Pressefreiheit:"Alle fürchten sich. Die Türkei ist im Winterschlaf"

Anti-Regierungsproteste in Istanbul

Wohin steuert die Türkei? Proteste gegen Einschränkungen der Pressefreiheit gab es bereits 2015, wie hier in Istanbul.

(Foto: AFP)

Etwa 150 Journalistinnen und Journalisten sitzen in der Türkei in Gefängnissen, viele ohne Anklageschrift. Die SZ hat drei Frauen getroffen, deren Männer einsitzen.

Von Christiane Schlötzer

Wenn Nazire Gürsel ihren Mann im Gefängnis besucht, dann darf sie ihn nicht berühren. Sie muss hinter einer Glasscheibe sitzen und in einen Telefonhörer sprechen. "Sie strafen auch die Familien", sagt Nazire Gürsel, deren Mann Kadri Gürsel, 55, einer von etwa 150 Journalistinnen und Journalisten ist, die derzeit in der Türkei in Gefängnissen sitzen. Viele ohne Anklageschrift. Als Justizminister Bekir Bozdağ jüngst behauptete, keiner der Journalisten sei "nur wegen seiner journalistischen Arbeit" verhaftet worden, ist Nazire Gürsel, 52, der Kragen geplatzt. Da hat sie getwittert: Yeter. Yeter. Yeter. Es reicht. Es reicht. Es reicht. Nazire Gürsel überlegt sich sonst genau, was sie sagt. Es gibt ja nun verbotene Wörter, die man lieber nicht sagt, es reicht schon, wenn ihr Mann Schwierigkeiten hat.

Die SZ hat Nazire Gürsel und andere Frauen, die ihre Ehemänner und Väter in Silivri, dem größten Gefängnis der Türkei, ein Mal pro Woche für eine Stunde besuchen dürfen, auf dem Weg dorthin begleitet oder in Istanbul getroffen. Ihre Männer können sich derzeit nicht äußern, sie dürfen keine Texte für ihre Zeitungen schreiben, haben kein Handy.
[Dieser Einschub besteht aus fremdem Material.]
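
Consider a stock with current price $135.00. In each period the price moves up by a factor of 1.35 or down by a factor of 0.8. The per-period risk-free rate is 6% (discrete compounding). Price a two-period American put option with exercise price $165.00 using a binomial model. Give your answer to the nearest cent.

Risk-neutral probability p = (1 + 0.06 − 0.8)/(1.35 − 0.8) = 0.2600/0.5500 = 0.4727
Terminal stock prices: S_uu = 246, S_ud = 145.8, S_dd = 86.4
Terminal payoffs (K − S): max(-81.04, 0) = 0, max(19.2, 0) = 19.2, max(78.6, 0) = 78.6
Node u (S = 182.2): continuation = 1/1.06·[0.4727·0.0000 + 0.5273·19.2000] = 9.5506; exercise value = 0.0000 ≤ continuation, so V_u = 9.5506
Node d (S = 108): continuation = 1/1.06·[0.4727·19.2000 + 0.5273·78.6000] = 47.6604; exercise value = 57.0000 > continuation, so V_d = 57.0000 (exercise)
Node 0 (S = 135): continuation = 1/1.06·[0.4727·9.5506 + 0.5273·57.0000] = 32.6126; exercise value = 30.0000 ≤ continuation, so V_0 = 32.6126

$32.61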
Zu den prominentesten Journalisten in Haft gehört Ahmet Şık. Er wurde 2011 schon einmal festgenommen und war dann für ein Jahr im Gefängnis. Damals hatte er das angeblich "gefährlichste Buch des Landes" verfasst. Şık schilderte darin, wie die religiöse Bewegung des islamischen Predigers Fethullah Gülen Polizei und Justiz in der Türkei unterwanderte. Damals waren Gülen und Recep Tayyip Erdoğan noch Bündnispartner, inzwischen beschuldigt Präsident Erdoğan den Prediger Gülen, Drahtzieher des Putschversuchs vom 15. Juli 2016 gewesen zu sein. Ahmet Şık, der Aufklärer, aber ist wieder in Haft. Seine Frau Yonca Verdioğlu sagt, ihr Mann sei festgenommen worden, "weil er unabhängig ist, weil er die richtigen Fragen stellt, weil er ein Symbol für den Journalismus ist".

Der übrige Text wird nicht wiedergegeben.